Читать бесплатно книгу «Дневник провинциала в Петербурге» Михаила Евграфовича Салтыкова-Щедрина полностью онлайн — MyBook
image

– Mais comme elle se gratte! dieu des dieux! comme elle se gratte!

– Ah! mais c'est encore un trait de genie… ca![21] Заметь: кого она представляет? Она представляет простую, наивную поселянку! Une villageoise! une paysanne! une fille des champs! Ergo…

– Mais c'est simple comme bonjour![22]

– Вот сегодня, например, ты увидишь ее в «Le sabre de mon pere»[23] – здесь она не только не чешется, но даже поразит тебя своим величием! А почему? потому что этого требует роль!

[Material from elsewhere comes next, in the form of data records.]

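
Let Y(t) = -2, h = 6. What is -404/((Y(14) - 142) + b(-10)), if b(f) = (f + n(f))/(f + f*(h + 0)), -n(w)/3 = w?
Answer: 14/5 ≈ 2.8000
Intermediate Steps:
n(w) = -3*w
b(f) = -2/7 (b(f) = (f - 3*f)/(f + f*(6 + 0)) = (-2*f)/(f + f*6) = (-2*f)/(f + 6*f) = (-2*f)/((7*f)) = (-2*f)*(1/(7*f)) = -2/7)
-404/((Y(14) - 142) + b(-10)) = -404/((-2 - 142) - 2/7) = -404/(-144 - 2/7) = -404/(-1010/7) = -404*(-7/1010) = 14/5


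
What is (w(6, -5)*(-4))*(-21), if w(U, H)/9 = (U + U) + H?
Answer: 5292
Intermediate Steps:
w(U, H) = 9*H + 18*U (w(U, H) = 9*((U + U) + H) = 9*(2*U + H) = 9*(H + 2*U) = 9*H + 18*U)
(w(6, -5)*(-4))*(-21) = ((9*(-5) + 18*6)*(-4))*(-21) = ((-45 + 108)*(-4))*(-21) = (63*(-4))*(-21) = -252*(-21) = 5292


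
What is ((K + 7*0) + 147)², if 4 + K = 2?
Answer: 21025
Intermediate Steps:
K = -2 (K = -4 + 2 = -2)
((K + 7*0) + 147)² = ((-2 + 7*0) + 147)² = ((-2 + 0) + 147)² = (-2 + 147)² = 145² = 21025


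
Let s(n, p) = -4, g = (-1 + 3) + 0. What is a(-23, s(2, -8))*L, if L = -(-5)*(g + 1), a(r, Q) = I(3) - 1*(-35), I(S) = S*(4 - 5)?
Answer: 480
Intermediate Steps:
g = 2 (g = 2 + 0 = 2)
I(S) = -S (I(S) = S*(-1) = -S)
a(r, Q) = 32 (a(r, Q) = -1*3 - 1*(-35) = -3 + 35 = 32)
L = 15 (L = -(-5)*(2 + 1) = -(-5)*3 = -1*(-15) = 15)
a(-23, s(2, -8))*L = 32*15 = 480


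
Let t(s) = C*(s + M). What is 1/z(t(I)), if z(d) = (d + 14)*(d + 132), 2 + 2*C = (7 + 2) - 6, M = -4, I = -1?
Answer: 4/5957 ≈ 0.00067148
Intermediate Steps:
C = ½ (C = -1 + ((7 + 2) - 6)/2 = -1 + (9 - 6)/2 = -1 + (½)*3 = -1 + 3/2 = ½ ≈ 0.50000)
t(s) = -2 + s/2 (t(s) = (s - 4)/2 = (-4 + s)/2 = -2 + s/2)
z(d) = (14 + d)*(132 + d)
1/z(t(I)) = 1/(1848 + (-2 + (½)*(-1))² + 146*(-2 + (½)*(-1))) = 1/(1848 + (-2 - ½)² + 146*(-2 - ½)) = 1/(1848 + (-5/2)² + 146*(-5/2)) = 1/(1848 + 25/4 - 365) = 1/(5957/4) = 4/5957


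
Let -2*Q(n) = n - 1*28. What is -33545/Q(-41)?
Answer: -67090/69 ≈ -972.32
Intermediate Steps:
Q(n) = 14 - n/2 (Q(n) = -(n - 1*28)/2 = -(n - 28)/2 = -(-28 + n)/2 = 14 - n/2)
-33545/Q(-41) = -33545/(14 - ½*(-41)) = -33545/(14 + 41/2) = -33545/69/2 = -33545*2/69 = -67090/69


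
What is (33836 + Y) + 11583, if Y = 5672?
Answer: 51091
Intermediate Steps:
(33836 + Y) + 11583 = (33836 + 5672) + 11583 = 39508 + 11583 = 51091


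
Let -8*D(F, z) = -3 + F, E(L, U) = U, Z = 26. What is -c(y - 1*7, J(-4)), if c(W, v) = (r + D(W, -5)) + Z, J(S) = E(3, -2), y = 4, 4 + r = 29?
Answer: -207/4 ≈ -51.750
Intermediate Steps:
r = 25 (r = -4 + 29 = 25)
D(F, z) = 3/8 - F/8 (D(F, z) = -(-3 + F)/8 = 3/8 - F/8)
J(S) = -2
c(W, v) = 411/8 - W/8 (c(W, v) = (25 + (3/8 - W/8)) + 26 = (203/8 - W/8) + 26 = 411/8 - W/8)
-c(y - 1*7, J(-4)) = -(411/8 - (4 - 1*7)/8) = -(411/8 - (4 - 7)/8) = -(411/8 - ⅛*(-3)) = -(411/8 + 3/8) = -1*207/4 = -207/4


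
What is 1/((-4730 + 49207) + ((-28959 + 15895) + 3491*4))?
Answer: 1/45377 ≈ 2.2038e-5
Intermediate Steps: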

– Увы! у меня нет на сегодня билета!

– Вздор! Надо, чтобы ты видел эту пьесу. Вы – люди земства, mon cher, и наша прямая обязанность – это стараться, чтоб вы все видели, все знали. Вот что: у нас есть ложа, и хотя мы там вчетвером, но для тебя потеснимся. Я хочу, непременно хочу, чтобы ты видел, как она поет «Diteslui»![24] Я с намерением говорю: «чтоб ты видел», потому что это мало слышать, это именно видеть надо! А теперь идем обедать, mais soyons sobres, mon cher! parce que c'est tres serieux, ce que tu vas voir ce soir![25]

Мы обедаем впятером. Выпиваем по рюмке хересу, по стакану доброго лафита и по бутылке шампанского на человека – и только.

Я не стану описывать впечатления этого чудного вечера. Она изнемогала, таяла, извивалась и так потрясала «отлетом», что товарищи мои, несмотря на то что все четверо были действительные статские советники, изнемогали, таяли, извивались и потрясали точно так же, как и она.

– Из театра – к Борелю.

– Ну-с, что скажете, любезный провинциал?

– Да, messieurs, это… Это, я вам скажу… Это… искусство!

– C'est le mot. On cherche l'art, on se lamente sur son deperissement! Eh bien! je vous demande un peu, si ce n'est pas la personification meme de l'art! «Dites-lui» – parlez-moi de ca![26]

– И заметьте, messieurs, какой у нее «отлет»!

– Otliott! c'est le mot! mais il est unique, ce cher provincial![27]

Как и накануне, я изогнулся головой и корпусом вперед.

– Именно! именно! c'est ca! c'est bien ca![28] – кричали действительные статские советники, хлопая в ладоши.

Даже борелевские татары – и те смеялись.

– А теперь, господа, в благодарность за высокое наслаждение, доставленное мне вами, позвольте… человек! шесть бутылок шампанского!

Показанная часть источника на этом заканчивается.